Paolo Farina: pensieri sul colore – di Lucia Boni

Si possono sintetizzare in molti riquadri di colore puro (smarginati e stampati su carta fotografica) tutte le azioni e le storie, le esperienze che si vivono nel tempo? E si può configurare su ciascuna carta (in superfici compatte e macchie e striature e vortici e onde e battiti o altro) la traccia di ogni singolo giorno (o sono solo vaghe forme dal carattere meramente estetico)? Sono ipotesi generiche.

Provo a rispondere in modo affermativo e comincio a sfogliare le immagini di Paolo Farina, eclettico creativo senza etichette, che, questa volta, propone un suo book fotografico.

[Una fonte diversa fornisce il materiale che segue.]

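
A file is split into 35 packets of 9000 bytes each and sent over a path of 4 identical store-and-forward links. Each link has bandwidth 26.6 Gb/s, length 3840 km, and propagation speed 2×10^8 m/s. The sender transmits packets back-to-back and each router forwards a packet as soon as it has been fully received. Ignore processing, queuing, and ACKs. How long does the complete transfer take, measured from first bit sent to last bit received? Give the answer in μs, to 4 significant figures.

Per-hop transmission t_tx = L/R = 72000/26600000000 = 2.70677 μs.
Per-hop propagation t_prop = 3840000/200000000 = 19200 μs.
Pipeline fill: first packet needs 4·t_tx to clear all hops; remaining 34 packets each add one t_tx.
Total = (4+35-1)·t_tx + 4·t_prop = 38·2.70677 + 4·19200 = 76900 μs.

76900 μs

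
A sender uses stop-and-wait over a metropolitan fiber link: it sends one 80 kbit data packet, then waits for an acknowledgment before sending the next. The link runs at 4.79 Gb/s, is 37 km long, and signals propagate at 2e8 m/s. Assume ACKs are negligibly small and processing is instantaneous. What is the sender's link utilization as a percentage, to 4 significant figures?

4.319 %

t_tx = L/R = 80000/4790000000 = 1.67015e-05 s.
t_prop = 37000/200000000 = 0.000185 s; RTT = 0.00037 s.
Cycle = t_tx + RTT = 0.000386701 s.
Utilization = t_tx / cycle = 1.67015e-05/0.000386701 = 4.319 %.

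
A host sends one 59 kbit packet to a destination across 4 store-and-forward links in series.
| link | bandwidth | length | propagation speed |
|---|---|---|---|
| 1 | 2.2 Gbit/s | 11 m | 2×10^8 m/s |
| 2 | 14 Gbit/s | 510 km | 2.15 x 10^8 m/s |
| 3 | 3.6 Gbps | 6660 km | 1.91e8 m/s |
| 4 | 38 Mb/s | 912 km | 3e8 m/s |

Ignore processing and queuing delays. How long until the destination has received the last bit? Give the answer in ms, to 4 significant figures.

L = 59000 bits.
Transmission delays (L/R per hop): 0.0268182, 0.00421429, 0.0163889, 1.55263 ms; sum = 1.60005 ms.
Propagation delays (d/s per hop): 5.5e-05, 2.37209, 34.8691, 3.04 ms; sum = 40.2813 ms.
End-to-end = 41.88 ms.

41.88 ms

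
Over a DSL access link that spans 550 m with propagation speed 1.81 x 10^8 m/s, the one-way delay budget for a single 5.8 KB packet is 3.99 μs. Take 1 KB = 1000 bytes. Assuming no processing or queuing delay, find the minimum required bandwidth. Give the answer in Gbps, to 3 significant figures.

L = 46400 bits.
Propagation delay = 550 / 181000000 = 3.03867 μs.
Transmission budget = 3.99 − 3.03867 = 0.951326 μs.
R ≥ L / t_tx = 46400 bits / 9.51326e-07 s = 48.8 Gbps.

48.8 Gbps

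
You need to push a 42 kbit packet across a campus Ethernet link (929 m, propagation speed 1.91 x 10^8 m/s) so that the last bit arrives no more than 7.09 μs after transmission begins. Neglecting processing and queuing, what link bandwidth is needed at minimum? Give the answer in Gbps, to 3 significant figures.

Propagation delay = 929 / 191000000 = 4.86387 μs.
Transmission budget = 7.09 − 4.86387 = 2.22613 μs.
R ≥ L / t_tx = 42000 bits / 2.22613e-06 s = 18.9 Gbps.

18.9 Gbps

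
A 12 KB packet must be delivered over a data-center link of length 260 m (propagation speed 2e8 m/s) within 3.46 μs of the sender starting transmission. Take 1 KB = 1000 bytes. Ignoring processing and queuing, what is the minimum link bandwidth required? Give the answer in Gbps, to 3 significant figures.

44.4 Gbps

L = 96000 bits.
Propagation delay = 260 / 200000000 = 1.3 μs.
Transmission budget = 3.46 − 1.3 = 2.16 μs.
R ≥ L / t_tx = 96000 bits / 2.16e-06 s = 44.4 Gbps.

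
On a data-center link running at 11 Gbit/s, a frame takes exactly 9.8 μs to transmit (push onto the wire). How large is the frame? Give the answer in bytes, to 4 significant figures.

13480 bytes

L = R × t_tx = 11000000000 b/s × 9.8e-06 s = 107800 bits.
In bytes: 107800 / 8 = 13480 bytes.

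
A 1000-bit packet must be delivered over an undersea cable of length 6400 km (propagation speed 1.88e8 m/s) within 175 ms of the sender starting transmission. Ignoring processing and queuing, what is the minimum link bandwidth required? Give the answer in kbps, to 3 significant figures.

7.09 kbps

Propagation delay = 6400000 / 188000000 = 34.0426 ms.
Transmission budget = 175 − 34.0426 = 140.957 ms.
R ≥ L / t_tx = 1000 bits / 0.140957 s = 7.09 kbps.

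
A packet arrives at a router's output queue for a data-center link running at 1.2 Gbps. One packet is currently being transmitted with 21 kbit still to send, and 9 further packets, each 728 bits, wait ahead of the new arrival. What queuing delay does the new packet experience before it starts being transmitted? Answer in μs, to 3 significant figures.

Each queued packet: L/R = 728/1200000000 = 0.606667 μs.
9 queued → 5.46 μs.
Plus remaining 21000 bits of current packet: 17.5 μs.
Queuing delay = 23.0 μs.

23.0 μs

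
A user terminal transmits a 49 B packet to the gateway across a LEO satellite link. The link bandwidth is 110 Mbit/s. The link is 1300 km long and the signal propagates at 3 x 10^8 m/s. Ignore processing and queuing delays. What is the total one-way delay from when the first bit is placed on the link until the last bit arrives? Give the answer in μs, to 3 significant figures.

L = 49 × 8 = 392 bits.
Transmission delay = L/R = 392 / 110000000 = 3.56364 μs.
Propagation delay = d/s = 1300000 m / 300000000 m/s = 4333.33 μs.
Total = 4340 μs.

4340 μs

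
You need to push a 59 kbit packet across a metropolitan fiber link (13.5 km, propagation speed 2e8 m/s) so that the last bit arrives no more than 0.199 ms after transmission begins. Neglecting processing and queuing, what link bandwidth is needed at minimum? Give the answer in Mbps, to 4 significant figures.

448.7 Mbps

Propagation delay = 13500 / 200000000 = 0.0675 ms.
Transmission budget = 0.199 − 0.0675 = 0.1315 ms.
R ≥ L / t_tx = 59000 bits / 0.0001315 s = 448.7 Mbps.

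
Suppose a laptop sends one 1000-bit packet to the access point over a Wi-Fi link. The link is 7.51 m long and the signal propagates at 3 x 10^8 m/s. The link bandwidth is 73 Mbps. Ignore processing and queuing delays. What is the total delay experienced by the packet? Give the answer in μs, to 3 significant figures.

Transmission delay = L/R = 1000 / 73000000 = 13.6986 μs.
Propagation delay = d/s = 7.51 m / 300000000 m/s = 0.0250333 μs.
Total = 13.7 μs.

13.7 μs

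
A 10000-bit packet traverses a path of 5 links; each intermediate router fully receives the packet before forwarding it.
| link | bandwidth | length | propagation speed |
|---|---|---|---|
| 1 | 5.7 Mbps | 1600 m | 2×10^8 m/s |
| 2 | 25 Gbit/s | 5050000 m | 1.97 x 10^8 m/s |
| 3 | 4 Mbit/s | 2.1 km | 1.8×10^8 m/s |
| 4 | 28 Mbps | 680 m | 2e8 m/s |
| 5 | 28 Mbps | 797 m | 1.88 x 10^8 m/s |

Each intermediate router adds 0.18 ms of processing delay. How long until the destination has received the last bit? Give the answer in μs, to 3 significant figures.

Transmission delays (L/R per hop): 1754.39, 0.4, 2500, 357.143, 357.143 μs; sum = 4969.07 μs.
Propagation delays (d/s per hop): 8, 25634.5, 11.6667, 3.4, 4.23936 μs; sum = 25661.8 μs.
Processing at 4 router(s): 4 × 0.18 ms = 720 μs.
End-to-end = 31400 μs.

31400 μs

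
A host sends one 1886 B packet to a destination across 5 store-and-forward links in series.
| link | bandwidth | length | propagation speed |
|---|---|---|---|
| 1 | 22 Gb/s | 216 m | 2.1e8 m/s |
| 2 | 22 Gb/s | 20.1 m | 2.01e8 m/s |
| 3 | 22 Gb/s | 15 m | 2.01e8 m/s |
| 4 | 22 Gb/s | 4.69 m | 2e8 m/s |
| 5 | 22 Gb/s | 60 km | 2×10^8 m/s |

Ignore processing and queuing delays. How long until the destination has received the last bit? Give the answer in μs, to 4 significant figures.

304.7 μs

L = 1886 × 8 = 15088 bits.
Transmission delay per hop = L/R = 15088/22000000000 = 0.685818 μs; 5 hops → 3.42909 μs.
Propagation delays (d/s per hop): 1.02857, 0.1, 0.0746269, 0.02345, 300 μs; sum = 301.227 μs.
End-to-end = 304.7 μs.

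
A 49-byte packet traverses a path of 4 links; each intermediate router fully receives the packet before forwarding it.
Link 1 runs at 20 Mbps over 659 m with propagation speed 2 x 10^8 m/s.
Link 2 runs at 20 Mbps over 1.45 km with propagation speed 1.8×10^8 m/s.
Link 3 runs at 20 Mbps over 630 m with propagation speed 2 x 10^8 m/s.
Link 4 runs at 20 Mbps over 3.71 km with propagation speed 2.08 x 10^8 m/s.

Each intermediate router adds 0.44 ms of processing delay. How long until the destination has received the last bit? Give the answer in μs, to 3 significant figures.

L = 49 × 8 = 392 bits.
Transmission delay per hop = L/R = 392/20000000 = 19.6 μs; 4 hops → 78.4 μs.
Propagation delays (d/s per hop): 3.295, 8.05556, 3.15, 17.8365 μs; sum = 32.3371 μs.
Processing at 3 router(s): 3 × 0.44 ms = 1320 μs.
End-to-end = 1430 μs.

1430 μs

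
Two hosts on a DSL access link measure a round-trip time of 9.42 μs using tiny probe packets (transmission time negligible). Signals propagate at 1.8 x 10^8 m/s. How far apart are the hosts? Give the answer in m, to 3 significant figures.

848 m

One-way propagation = RTT/2 = 4.71 μs.
d = s × t = 180000000 × 4.71e-06 = 848 m.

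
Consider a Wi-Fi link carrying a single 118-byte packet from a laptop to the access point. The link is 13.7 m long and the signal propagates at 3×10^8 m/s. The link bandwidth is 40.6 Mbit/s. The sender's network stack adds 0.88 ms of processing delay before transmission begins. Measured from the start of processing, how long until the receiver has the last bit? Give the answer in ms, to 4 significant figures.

0.9033 ms

L = 118 × 8 = 944 bits.
Transmission delay = L/R = 944 / 40600000 = 0.0232512 ms.
Propagation delay = d/s = 13.7 m / 300000000 m/s = 4.56667e-05 ms.
Plus processing delay 0.88 ms = 0.88 ms.
Total = 0.9033 ms.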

C’è un rischio che occorre calcolare: quando un pittore, uno scrittore, un artista, comunque, esce allo scoperto e mostra la propria opera in pubblico, si espone e da quel momento in poi quell’opera non è più solo sua. Egli la pone nelle mani di un soggetto altro, che ricevendola si inserisce nel processo creativo e partecipa in prima persona, con empatia o talora con avversione, a volte viziata dal preconcetto, oppure in modo libero e sincero.
Nella coazione dell’artefice con il fruitore, le cose assumono suggestioni e valori nuovi rispetto a quelli concepiti dell’artista.

Ora su una pagina dopo l’altra, scorrono un colore successivo all’altro.
Una possibile interpretazione: ogni riquadro è come se fermasse un istante dentro il proprio perimetro e, per chi li guarda in sequenza, è come sfogliare il libro dei propri giorni.
Ecco una zona giallo ocra dorato (è difficile precisare a parole la percezione ottica)  sfuma in lontananze grigie. Forse è un’onda sulla battigia?
L’ossessione del reale e della verosimiglianza può deviare il senso della lettura.
Laddove il “testo visivo” non sia figurativo, ovvero fatto di figure riconoscibili, il “lettore” è tentato di tradurre le percezioni nella frase:
.
Nulla. La pittura, né la fotografia in questa accezione, non deve necessariamente “rappresentare” altro. L’immagine del foglio “è”, ma al tempo stesso “allude”. Nessuna delle due azioni è rappresentazione. Quindi la lettura non cerca traduzioni, ma le percezioni dell’istante e le esperienze che ce le hanno fatte conoscere durante il nostro vivere. Ciascuno darà la propria lettura del tutto personale. Le pagine che sfoglia alludono alla propria vita concreta. Inequivocabilmente (ed è solo apparente la contraddizione tra la liquidità del colore che scorre sullo smalto lucido del foglio e l’assoluto di quest’ultima affermazione).

Ecco il perché di questo mio sfogliare lento e questo mio soffermarmi in ogni pagina. È la ricerca delle evocazioni cocenti, che ritornano dalla mia memoria. Mi fermo sui movimenti che dalla superficie emergono, pregni e saturi di colore o evanescenti, vasti e distesi o quasi “cinguettanti”, vibranti, pulsanti, fuggenti e veloci. Sono sottilissimi filamenti intrecciati o masse dal peso specifico notevole. Sono leggerissime sfoglie viste di taglio, che pare il vento sollevi e scompigli. Ciò che in modo banale si definisce “astratto” contatta invece l’intimo di concrete percezioni.

Non occorre dare titoli e le parole sono superflue. Ciascuna tavola cromatica parla il suo proprio linguaggio.
A noi che osserviamo spetta il compito di lasciarci invadere dai suoni e dagli aromi che il colore emana.